Adam Ha, vice-president social candidate for Solutions, hopes to push for increased transparency of the executives, and increased engagement with federated bodies and students across campus to better meet their needs and plan social and philanthropic events.

His opponent from United, Faduma Wais, said that the U of O lacks school spirit and therefore hopes to bolster it through initiatives such as a winter week and more sporting events, such as a soccer tournament.

For current vice-president university affairs Axel Gaga, now running for vice-president operations with United, his priorities include an e-commerce platform where students can purchase products and merchandise from the SFUO businesses online and an SFUO expenses tracker, so that students are aware of where money is being allocated.
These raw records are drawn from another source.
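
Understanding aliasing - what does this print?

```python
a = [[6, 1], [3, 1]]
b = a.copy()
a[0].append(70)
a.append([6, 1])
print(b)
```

Key concept: shallow copy with nested lists.
Step by step:
`a = [[6, 1], [3, 1]]` → a = [[6, 1], [3, 1]]
`b = a.copy()` → b = [[6, 1], [3, 1]]
`a[0].append(70)` → a = [[6, 1, 70], [3, 1]]; b = [[6, 1, 70], [3, 1]]
`a.append([6, 1])` → a = [[6, 1, 70], [3, 1], [6, 1]]
`print(b)` → prints [[6, 1, 70], [3, 1]]

Answer: [[6, 1, 70], [3, 1]]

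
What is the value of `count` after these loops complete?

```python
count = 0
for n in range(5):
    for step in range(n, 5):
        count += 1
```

Upper triangle: 5 + 4 + ... + 1
`count` takes the values: 0 → 1 → 2 → 3 → 4 → 5 → 6 → 7 → 8 → 9 → 10 → 11 → 12 → 13 → 14 → 15

Answer: 15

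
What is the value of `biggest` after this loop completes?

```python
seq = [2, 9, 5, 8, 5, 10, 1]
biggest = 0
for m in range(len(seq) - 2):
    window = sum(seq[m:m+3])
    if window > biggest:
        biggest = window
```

Max sum of 3-element window in [2, 9, 5, 8, 5, 10, 1]
`biggest` takes the values: 0 → 16 → 22 → 23

Answer: 23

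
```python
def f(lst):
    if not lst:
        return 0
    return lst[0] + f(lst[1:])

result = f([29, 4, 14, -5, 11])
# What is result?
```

29 + 4 + 14 + (-5) + 11 + 0 = 53

Answer: 53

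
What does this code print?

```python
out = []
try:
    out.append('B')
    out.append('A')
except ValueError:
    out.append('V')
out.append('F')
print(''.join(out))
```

Execution trace: 'B' (try body) → 'A' (try body, no exception) → 'F' (after the try/except). Output: BAF

Answer: BAF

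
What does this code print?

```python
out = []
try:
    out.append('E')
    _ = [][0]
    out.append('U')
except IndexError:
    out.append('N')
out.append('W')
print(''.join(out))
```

Execution trace: 'E' (try body) → 'N' (except IndexError) → 'W' (after the try/except). Output: ENW

Answer: ENW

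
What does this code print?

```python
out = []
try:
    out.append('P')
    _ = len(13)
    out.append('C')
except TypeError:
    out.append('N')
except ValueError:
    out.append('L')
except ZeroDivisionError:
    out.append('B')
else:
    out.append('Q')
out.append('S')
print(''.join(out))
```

Execution trace: 'P' (try body) → 'N' (except TypeError) → 'S' (after the try/except). Output: PNS

Answer: PNS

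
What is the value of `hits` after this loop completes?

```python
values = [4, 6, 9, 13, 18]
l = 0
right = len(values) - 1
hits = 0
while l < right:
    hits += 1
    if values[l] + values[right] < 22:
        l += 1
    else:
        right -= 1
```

Steps to find pair summing to 22
`hits` takes the values: 0 → 1 → 2 → 3 → 4

Answer: 4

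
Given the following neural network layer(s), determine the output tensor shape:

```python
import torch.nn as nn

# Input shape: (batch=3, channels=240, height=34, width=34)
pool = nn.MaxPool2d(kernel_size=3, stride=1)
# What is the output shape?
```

Input: (3, 240, 34, 34) -> Output: (3, 240, 32, 32)

Answer: (3, 240, 32, 32)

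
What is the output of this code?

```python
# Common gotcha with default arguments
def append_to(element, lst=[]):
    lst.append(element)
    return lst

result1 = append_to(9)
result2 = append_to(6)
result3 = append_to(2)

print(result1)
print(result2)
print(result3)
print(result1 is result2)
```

Key concept: mutable default argument gotcha.
Step by step:
`result1 = append_to(9)` → result1 = [9]
`result2 = append_to(6)` → result1 = [9, 6] (same object as result2); result2 = [9, 6] (same object as result1)
`result3 = append_to(2)` → result1 = [9, 6, 2] (same object as result2, result3); result2 = [9, 6, 2] (same object as result1, result3); result3 = [9, 6, 2] (same object as result1, result2)
`print(result1)` → prints [9, 6, 2]
`print(result2)` → prints [9, 6, 2]
`print(result3)` → prints [9, 6, 2]
`print(result1 is result2)` → prints True

Answer:
[9, 6, 2]
[9, 6, 2]
[9, 6, 2]
True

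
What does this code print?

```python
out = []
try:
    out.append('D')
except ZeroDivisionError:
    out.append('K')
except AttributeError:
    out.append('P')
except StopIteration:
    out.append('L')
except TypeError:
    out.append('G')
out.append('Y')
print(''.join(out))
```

Execution trace: 'D' (try body, no exception) → 'Y' (after the try/except). Output: DY

Answer: DY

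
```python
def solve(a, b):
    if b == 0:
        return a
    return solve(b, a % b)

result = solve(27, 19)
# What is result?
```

solve(27, 19) -> solve(19, 8) -> solve(8, 3) -> solve(3, 2) -> solve(2, 1) -> solve(1, 0) -> 1

Answer: 1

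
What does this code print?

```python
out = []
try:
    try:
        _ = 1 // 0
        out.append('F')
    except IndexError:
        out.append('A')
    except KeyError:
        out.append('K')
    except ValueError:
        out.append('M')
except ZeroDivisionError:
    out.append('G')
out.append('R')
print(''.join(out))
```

Execution trace: 'G' (outer except ZeroDivisionError) → 'R' (after the try/except). Output: GR

Answer: GR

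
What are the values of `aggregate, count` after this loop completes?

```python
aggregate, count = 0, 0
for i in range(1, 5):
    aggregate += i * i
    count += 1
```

Sum of squares and count
`aggregate, count` takes the values: (0, 0) → (1, 0) → (1, 1) → (5, 1) → (5, 2) → (14, 2) → (14, 3) → (30, 3) → (30, 4)

Answer: 30, 4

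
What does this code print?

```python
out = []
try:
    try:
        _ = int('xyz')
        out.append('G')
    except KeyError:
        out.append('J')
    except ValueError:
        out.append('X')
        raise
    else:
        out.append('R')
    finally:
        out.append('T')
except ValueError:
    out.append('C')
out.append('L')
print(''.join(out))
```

Execution trace: 'X' (inner except ValueError) → 'T' (inner finally) → 'C' (outer except ValueError) → 'L' (after the try/except). Output: XTCL

Answer: XTCL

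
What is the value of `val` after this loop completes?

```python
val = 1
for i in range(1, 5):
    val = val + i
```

Start at 1, add 1 through 4
`val` takes the values: 1 → 2 → 4 → 7 → 11

Answer: 11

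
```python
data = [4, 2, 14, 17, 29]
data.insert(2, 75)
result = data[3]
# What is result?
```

Trace:
`data = [4, 2, 14, 17, 29]` → data = [4, 2, 14, 17, 29]
`data.insert(2, 75)` → data = [4, 2, 75, 14, 17, 29]
`result = data[3]` → result = 14
So result = 14

Answer: 14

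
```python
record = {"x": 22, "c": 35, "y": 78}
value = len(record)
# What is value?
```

Trace:
`record = {"x": 22, "c": 35, "y": 78}` → record = {'x': 22, 'c': 35, 'y': 78}
`value = len(record)` → value = 3
So value = 3

Answer: 3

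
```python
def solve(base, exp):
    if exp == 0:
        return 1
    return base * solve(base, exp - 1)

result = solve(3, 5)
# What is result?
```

solve(3, 5) = 3 * 3 * 3 * 3 * 3 = 243

Answer: 243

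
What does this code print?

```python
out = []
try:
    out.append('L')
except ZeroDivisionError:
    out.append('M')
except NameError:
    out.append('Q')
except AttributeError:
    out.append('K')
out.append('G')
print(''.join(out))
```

Execution trace: 'L' (try body, no exception) → 'G' (after the try/except). Output: LG

Answer: LG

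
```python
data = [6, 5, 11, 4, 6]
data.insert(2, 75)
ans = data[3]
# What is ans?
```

Trace:
`data = [6, 5, 11, 4, 6]` → data = [6, 5, 11, 4, 6]
`data.insert(2, 75)` → data = [6, 5, 75, 11, 4, 6]
`ans = data[3]` → ans = 11
So ans = 11

Answer: 11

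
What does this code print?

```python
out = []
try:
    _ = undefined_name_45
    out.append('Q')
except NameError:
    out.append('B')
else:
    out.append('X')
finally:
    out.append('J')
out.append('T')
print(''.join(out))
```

Execution trace: 'B' (except NameError) → 'J' (finally) → 'T' (after the try/except). Output: BJT

Answer: BJT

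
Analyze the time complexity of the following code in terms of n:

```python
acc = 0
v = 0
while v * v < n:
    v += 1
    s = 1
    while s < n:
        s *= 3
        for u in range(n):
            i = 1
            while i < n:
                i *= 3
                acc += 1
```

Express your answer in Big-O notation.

Each loop level contributes: √n × log n × n × log n. Multiplying the contributions gives O(n√n log² n).

Answer: O(n√n log² n)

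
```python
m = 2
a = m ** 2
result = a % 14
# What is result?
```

Trace:
`m = 2` → m = 2
`a = m ** 2` → a = 4
`result = a % 14` → result = 4
So result = 4

Answer: 4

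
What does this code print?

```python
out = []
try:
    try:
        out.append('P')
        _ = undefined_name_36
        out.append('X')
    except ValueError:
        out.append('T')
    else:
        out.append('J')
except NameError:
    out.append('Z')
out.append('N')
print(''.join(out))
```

Execution trace: 'P' (try body) → 'Z' (outer except NameError) → 'N' (after the try/except). Output: PZN

Answer: PZN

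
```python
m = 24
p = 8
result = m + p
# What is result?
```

Trace:
`m = 24` → m = 24
`p = 8` → p = 8
`result = m + p` → result = 32
So result = 32

Answer: 32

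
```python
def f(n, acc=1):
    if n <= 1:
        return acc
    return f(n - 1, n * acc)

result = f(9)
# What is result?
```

Accumulator trace (n, acc): (9, 1) -> (8, 9) -> (7, 72) -> (6, 504) -> (5, 3024) -> (4, 15120) -> (3, 60480) -> (2, 181440) -> (1, 362880) -> return 362880

Answer: 362880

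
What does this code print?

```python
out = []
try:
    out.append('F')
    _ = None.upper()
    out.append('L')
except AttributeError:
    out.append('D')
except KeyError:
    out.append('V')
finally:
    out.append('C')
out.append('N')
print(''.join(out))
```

Execution trace: 'F' (try body) → 'D' (except AttributeError) → 'C' (finally) → 'N' (after the try/except). Output: FDCN

Answer: FDCN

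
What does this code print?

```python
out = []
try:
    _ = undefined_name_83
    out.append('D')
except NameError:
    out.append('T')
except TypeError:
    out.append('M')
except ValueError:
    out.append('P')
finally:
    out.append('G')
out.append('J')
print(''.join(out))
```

Execution trace: 'T' (except NameError) → 'G' (finally) → 'J' (after the try/except). Output: TGJ

Answer: TGJ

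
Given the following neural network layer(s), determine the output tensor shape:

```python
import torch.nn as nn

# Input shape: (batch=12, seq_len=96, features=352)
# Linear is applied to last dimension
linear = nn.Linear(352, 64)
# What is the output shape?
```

Input: (12, 96, 352) -> Output: (12, 96, 64)

Answer: (12, 96, 64)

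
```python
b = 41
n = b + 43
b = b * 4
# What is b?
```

Trace:
`b = 41` → b = 41
`n = b + 43` → n = 84
`b = b * 4` → b = 164
So b = 164

Answer: 164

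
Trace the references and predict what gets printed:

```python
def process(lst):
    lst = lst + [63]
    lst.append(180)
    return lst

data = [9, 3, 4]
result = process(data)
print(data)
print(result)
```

Key concept: rebinding parameter vs mutation.
Step by step:
`data = [9, 3, 4]` → data = [9, 3, 4]
`result = process(data)` → result = [9, 3, 4, 63, 180]
`print(data)` → prints [9, 3, 4]
`print(result)` → prints [9, 3, 4, 63, 180]

Answer:
[9, 3, 4]
[9, 3, 4, 63, 180]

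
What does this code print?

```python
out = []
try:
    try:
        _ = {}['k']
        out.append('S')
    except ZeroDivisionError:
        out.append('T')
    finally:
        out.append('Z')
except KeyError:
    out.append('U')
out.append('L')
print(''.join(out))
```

Execution trace: 'Z' (finally) → 'U' (outer except KeyError) → 'L' (after the try/except). Output: ZUL

Answer: ZUL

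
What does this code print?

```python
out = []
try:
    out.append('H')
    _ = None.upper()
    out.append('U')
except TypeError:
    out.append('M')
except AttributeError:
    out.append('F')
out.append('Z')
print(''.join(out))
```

Execution trace: 'H' (try body) → 'F' (except AttributeError) → 'Z' (after the try/except). Output: HFZ

Answer: HFZ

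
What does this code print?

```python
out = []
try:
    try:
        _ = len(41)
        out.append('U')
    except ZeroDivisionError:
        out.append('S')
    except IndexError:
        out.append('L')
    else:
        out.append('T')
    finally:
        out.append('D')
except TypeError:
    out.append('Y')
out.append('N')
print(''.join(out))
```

Execution trace: 'D' (finally) → 'Y' (outer except TypeError) → 'N' (after the try/except). Output: DYN

Answer: DYN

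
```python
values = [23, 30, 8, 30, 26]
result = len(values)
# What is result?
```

Trace:
`values = [23, 30, 8, 30, 26]` → values = [23, 30, 8, 30, 26]
`result = len(values)` → result = 5
So result = 5

Answer: 5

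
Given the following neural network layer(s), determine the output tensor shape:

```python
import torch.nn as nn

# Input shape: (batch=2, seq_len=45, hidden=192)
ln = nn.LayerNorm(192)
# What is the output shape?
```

Input: (2, 45, 192) -> Output: (2, 45, 192)

Answer: (2, 45, 192)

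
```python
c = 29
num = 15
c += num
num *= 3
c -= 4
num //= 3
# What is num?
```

Trace:
`c = 29` → c = 29
`num = 15` → num = 15
`c += num` → c = 44
`num *= 3` → num = 45
`c -= 4` → c = 40
`num //= 3` → num = 15
So num = 15

Answer: 15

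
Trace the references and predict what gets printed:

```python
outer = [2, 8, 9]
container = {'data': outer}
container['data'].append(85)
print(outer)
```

Key concept: dict holds reference to list.
Step by step:
`outer = [2, 8, 9]` → outer = [2, 8, 9]
`container = {'data': outer}` → container = {'data': [2, 8, 9]}
`container['data'].append(85)` → outer = [2, 8, 9, 85]; container = {'data': [2, 8, 9, 85]}
`print(outer)` → prints [2, 8, 9, 85]

Answer: [2, 8, 9, 85]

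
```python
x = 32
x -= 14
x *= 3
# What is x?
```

Trace:
`x = 32` → x = 32
`x -= 14` → x = 18
`x *= 3` → x = 54
So x = 54

Answer: 54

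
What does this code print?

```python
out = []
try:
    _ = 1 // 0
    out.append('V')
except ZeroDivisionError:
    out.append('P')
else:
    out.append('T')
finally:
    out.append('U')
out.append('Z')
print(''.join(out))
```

Execution trace: 'P' (except ZeroDivisionError) → 'U' (finally) → 'Z' (after the try/except). Output: PUZ

Answer: PUZ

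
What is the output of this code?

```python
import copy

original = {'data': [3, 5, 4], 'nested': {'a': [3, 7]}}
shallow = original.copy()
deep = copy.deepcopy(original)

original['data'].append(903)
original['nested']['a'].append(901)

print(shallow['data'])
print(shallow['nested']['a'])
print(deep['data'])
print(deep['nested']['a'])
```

Key concept: comparing shallow vs deep copy.
Step by step:
`original = {'data': [3, 5, 4], 'nested': {'a': [3, 7]}}` → original = {'data': [3, 5, 4], 'nested': {'a': [3, 7]}}
`shallow = original.copy()` → shallow = {'data': [3, 5, 4], 'nested': {'a': [3, 7]}}
`deep = copy.deepcopy(original)` → deep = {'data': [3, 5, 4], 'nested': {'a': [3, 7]}}
`original['data'].append(903)` → original = {'data': [3, 5, 4, 903], 'nested': {'a': [3, 7]}}; shallow = {'data': [3, 5, 4, 903], 'nested': {'a': [3, 7]}}
`original['nested']['a'].append(901)` → original = {'data': [3, 5, 4, 903], 'nested': {'a': [3, 7, 901]}}; shallow = {'data': [3, 5, 4, 903], 'nested': {'a': [3, 7, 901]}}
`print(shallow['data'])` → prints [3, 5, 4, 903]
`print(shallow['nested']['a'])` → prints [3, 7, 901]
`print(deep['data'])` → prints [3, 5, 4]
`print(deep['nested']['a'])` → prints [3, 7]

Answer:
[3, 5, 4, 903]
[3, 7, 901]
[3, 5, 4]
[3, 7]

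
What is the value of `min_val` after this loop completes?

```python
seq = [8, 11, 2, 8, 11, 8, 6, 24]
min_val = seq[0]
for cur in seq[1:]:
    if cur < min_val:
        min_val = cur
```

Minimum of [8, 11, 2, 8, 11, 8, 6, 24]
`min_val` takes the values: 8 → 2

Answer: 2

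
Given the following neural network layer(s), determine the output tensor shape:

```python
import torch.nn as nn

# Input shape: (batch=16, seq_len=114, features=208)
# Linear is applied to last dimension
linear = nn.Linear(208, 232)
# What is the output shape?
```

Input: (16, 114, 208) -> Output: (16, 114, 232)

Answer: (16, 114, 232)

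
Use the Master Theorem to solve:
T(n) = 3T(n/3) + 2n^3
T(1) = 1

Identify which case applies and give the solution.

a=3, b=3, f(n)=2n^3. log_3(3) = 1. Since c=3 > 1 and the regularity condition holds (3(n/3)^3 = (3/3^3)n^3 with 3/3^3 < 1), Case 3 applies: T(n) = Θ(f(n)) = O(n^3).

Answer: O(n^3) - Case 3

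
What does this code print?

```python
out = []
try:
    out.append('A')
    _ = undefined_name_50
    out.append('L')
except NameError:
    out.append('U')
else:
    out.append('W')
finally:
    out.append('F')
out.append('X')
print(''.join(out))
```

Execution trace: 'A' (try body) → 'U' (except NameError) → 'F' (finally) → 'X' (after the try/except). Output: AUFX

Answer: AUFX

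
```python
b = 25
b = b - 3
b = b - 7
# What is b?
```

Trace:
`b = 25` → b = 25
`b = b - 3` → b = 22
`b = b - 7` → b = 15
So b = 15

Answer: 15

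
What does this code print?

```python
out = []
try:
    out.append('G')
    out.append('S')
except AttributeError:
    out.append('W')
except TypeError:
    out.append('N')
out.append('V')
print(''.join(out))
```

Execution trace: 'G' (try body) → 'S' (try body, no exception) → 'V' (after the try/except). Output: GSV

Answer: GSV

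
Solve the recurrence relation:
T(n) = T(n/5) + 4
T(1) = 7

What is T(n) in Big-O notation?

Each step divides n by 5 and adds 4. After log_5(n) steps we reach T(1)=7. So T(n) = 4·log_5(n) + 7 = O(log n).

Answer: O(log n)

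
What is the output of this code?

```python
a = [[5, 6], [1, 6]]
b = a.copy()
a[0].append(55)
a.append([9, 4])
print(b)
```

Key concept: shallow copy with nested lists.
Step by step:
`a = [[5, 6], [1, 6]]` → a = [[5, 6], [1, 6]]
`b = a.copy()` → b = [[5, 6], [1, 6]]
`a[0].append(55)` → a = [[5, 6, 55], [1, 6]]; b = [[5, 6, 55], [1, 6]]
`a.append([9, 4])` → a = [[5, 6, 55], [1, 6], [9, 4]]
`print(b)` → prints [[5, 6, 55], [1, 6]]

Answer: [[5, 6, 55], [1, 6]]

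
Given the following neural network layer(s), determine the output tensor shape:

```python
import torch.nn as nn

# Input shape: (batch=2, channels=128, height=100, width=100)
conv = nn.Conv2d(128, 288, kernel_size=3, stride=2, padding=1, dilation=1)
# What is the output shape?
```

Input: (2, 128, 100, 100) -> Output: (2, 288, 50, 50)

Answer: (2, 288, 50, 50)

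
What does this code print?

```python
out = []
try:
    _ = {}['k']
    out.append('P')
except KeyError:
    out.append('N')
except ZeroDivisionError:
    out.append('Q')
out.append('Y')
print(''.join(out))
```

Execution trace: 'N' (except KeyError) → 'Y' (after the try/except). Output: NY

Answer: NY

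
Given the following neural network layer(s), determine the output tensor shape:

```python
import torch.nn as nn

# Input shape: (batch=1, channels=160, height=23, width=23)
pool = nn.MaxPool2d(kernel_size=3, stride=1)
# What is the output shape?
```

Input: (1, 160, 23, 23) -> Output: (1, 160, 21, 21)

Answer: (1, 160, 21, 21)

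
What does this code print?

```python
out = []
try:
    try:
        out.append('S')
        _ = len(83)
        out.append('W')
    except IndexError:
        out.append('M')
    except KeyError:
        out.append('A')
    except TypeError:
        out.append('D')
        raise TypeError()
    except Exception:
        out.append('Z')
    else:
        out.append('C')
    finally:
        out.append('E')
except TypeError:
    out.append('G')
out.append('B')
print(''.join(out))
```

Execution trace: 'S' (inner try body) → 'D' (inner except TypeError) → 'E' (inner finally) → 'G' (outer except TypeError) → 'B' (after the try/except). Output: SDEGB

Answer: SDEGB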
“I’ve accomplished all I wanted to as vice-president university affairs, now I want to bring this to vice-president operations. I want your opinion…united, we can accomplish more,” he said.

Shannon Berry of Solutions, running against Gaga, shared plans for year-long profitability of the federation’s businesses to increase club funding, student merchandise, and more accountability and transparency.

On the topic of general assemblies (GAs), which have only met quorum once since their inception in 2014, Booth discussed increasing online outreach and using monthly town halls as a means to promote the assemblies. Wais shared incentives for attending, such as scholarships or free coffee, while Boulden said that students need a reason to come, and thereby educating them on what happens when a motion passes at the GA is critical to increasing student participation.


As for making the U-Pass affordable for students, Gaga said he has received the budget and has told the City of Ottawa that students are unhappy with the costs. When asked by Boulden about merging the U-Pass with student cards, Gaga continued that he has been working on this, and aims for it to be in effect next year. Berry agreed with merging the two cards, and wants to maintain negotiations with OC Transpo to give students the option to opt-out of the bus pass, or make them available for part-time students.

One issue that was raised was roundtables for federated body executives; Booth shared making the agenda available in advance and increasing online presence through the use of livestreams and social groups. Boulden said he would attend federated bodies’ GAs to get their input on the functioning of the SFUO, as well as include federated body vice-presidents academic in workshops and matters related to students’ academic rights.

Gaga asked Boulden, who sits on the BOA as a Faculty of Social Sciences representative, why he did not attend campaign meetings, nor invite students. Boulden responded saying that he had been excited to work on the Fight the Fees campaign and hoped to continue working on it, but was not made aware of follow-up information, and thus hopes to change that if elected.